If a defending team doesn't contest a lineout it can't be called "not straight"
Sounds good and it's so bloody frustrating isn't it, when the referee blows his whistle when it's straight to the jumper's body (instead of at worst, inside shoulder) and no opponent has jumped.
As I mentioned earlier: we have to consider what coaches will have their players do. I foresee that they will have their players including the hooker rush to the lineout to get a legal skew throw in before opponents can get properly set up to jump. Teams that have hookers who throw inaccurately would probably have more chance of getting a positive lineout result - of getting the benefit of the doubt that a lineout had indeed formed and that nobody had made a credible attempt to contest the ball - than they would with a normal throw.
Maybe the fastest players, the wingers, could get to the lineout fastest and become the lineout throwers. This would be a delicious irony, because wingers used to throw the ball to the lineout in the olden time.
Of course, if defenders were wise to it and they had been coached to rush back quickly and get ready to counter a quick lineout (as compared to a quick throw), the lineout thrower could change tack.
Then you have to have to think: is this something else that the officials can get wrong? Would referees, who have followed a convention of allowing skew throws into the scrums even when there is a credible tunnel, get the credibility of the attempted contesting for the ball correct? If they got the scrum feed of less than a metre right I could be less cynical, but until they do my jury is well and truly out.

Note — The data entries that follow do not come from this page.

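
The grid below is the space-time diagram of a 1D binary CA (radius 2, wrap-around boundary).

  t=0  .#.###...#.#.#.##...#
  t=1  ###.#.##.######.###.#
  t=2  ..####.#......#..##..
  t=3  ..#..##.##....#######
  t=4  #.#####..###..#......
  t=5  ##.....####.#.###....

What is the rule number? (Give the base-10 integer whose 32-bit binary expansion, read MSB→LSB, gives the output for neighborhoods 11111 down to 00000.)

657162224

  [31] ##### => .  t=1,i=11
  [30] ####. => .  t=1,i=1
  [29] ###.# => #  t=1,i=2
  [28] ###.. => .  t=0,i=5
  [27] ##.## => .  t=1,i=8
  [26] ##.#. => #  t=1,i=3
  [25] ##..# => #  t=3,i=0
  [24] ##... => #  t=0,i=6
  [23] #.### => .  t=0,i=3
  [22] #.##. => .  t=0,i=15
  [21] #.#.# => #  t=0,i=1
  [20] #.#.. => .  t=2,i=7
  [19] #..## => #  t=2,i=16
  [18] #..#. => .  t=3,i=1
  [17] #...# => #  t=0,i=7
  [16] #.... => #  t=2,i=9
  [15] .#### => .  t=1,i=0
  [14] .###. => #  t=0,i=4
  [13] .##.# => #  t=1,i=7
  [12] .##.. => #  t=0,i=16
  [11] .#.## => #  t=0,i=2
  [10] .#.#. => #  t=0,i=0
  [9] .#..# => #  t=2,i=15
  [8] .#... => #  t=2,i=8
  [7] ..### => #  t=2,i=2
  [6] ..##. => #  t=2,i=17
  [5] ..#.# => #  t=0,i=9
  [4] ..#.. => #  t=2,i=14
  [3] ...## => .  t=2,i=1
  [2] ...#. => .  t=0,i=8
  [1] ....# => .  t=2,i=0
  [0] ..... => .  t=2,i=10
  bits 00100111001010110111111111110000 = 657162224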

Referees have helped to destroy the competition of hooking for scrum ball and one wonders if the legislators will give licence to depreciate the contest for lineout ball also, by sanctioning the turning of a set piece into an unset piece, (as will be said.)
As soon as this ELV is discussed one could anticipate the moaning of NH and even SAffer pundits that it's another Aussie trick. The Kiwis, ever the pragmatists who have conformed to law changes through the rugby ages better than anybody else, with equanimity, wouldn't say boo.
On the other hand the ELV could have the merit of forcing a contest for the lineout and doing away with the ugly predictability of mauls from 5 metres out.
I'm not sure if it will be a good thing or not. But there are two things I am sure of:
1. It is worth having a go to see if nice theories for or against it are valid, or not.
2. That the implementation of the ELV will have unexpected consequences that could be either good, or not.